«—C'est l'inspecteur général que nous attendons: le général comte N..., pair de France,» dit-il enfin d'un air sec et hautain, et sans avoir l'air d'adresser précisément la parole à Lucien.

Celui-ci regarda le capitaine froidement et comme simplement excité par le bruit; la bouche de ce héros faisait une moue effroyable, son front était plissé avec une haute importance. Il ajouta après une minute de silence, en fronçant de plus en plus le sourcil:

«—C'est le fameux comte N... qui fit cette belle charge à Austerlitz.

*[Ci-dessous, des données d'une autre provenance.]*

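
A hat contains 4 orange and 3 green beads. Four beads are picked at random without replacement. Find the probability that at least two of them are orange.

31/35

Sum the hypergeometric tail for j = 2,…,4 orange beads.
Favorable = C(4,2)·C(3,2) + C(4,3)·C(3,1) + C(4,4)·C(3,0) = 31; total = C(7,4) = 35.
P = 31/35 = 31/35 ≈ 0.8857.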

Sa voiture va passer. Le colonel, qui n'est pas gauche, a laissé le mot aux postillons de la dernière poste. L'un d'eux vient d'arriver au galop prévenir. Les lanciers ne doivent pas fermer les rangs; ça aurait l'air d'être prévenu. Mais voyez comme ils sont bien à cheval, et la bonne idée que le vieux N... va prendre de l'instruction du régiment. Voilà des hommes qui semblent nés à cheval, quoi!»

Lucien eut honte de la façon dont marchait la rosse qu'on lui avait donnée; il lui fit sentir l'éperon; elle fit un écart, et fut sur le point de tomber. Cinq minutes après on entendit le bruit d'une voiture. C'était le fameux comte N..., chargé cette année de l'inspection de la 25e division militaire, qui passait au milieu de la route entre les deux files de lanciers.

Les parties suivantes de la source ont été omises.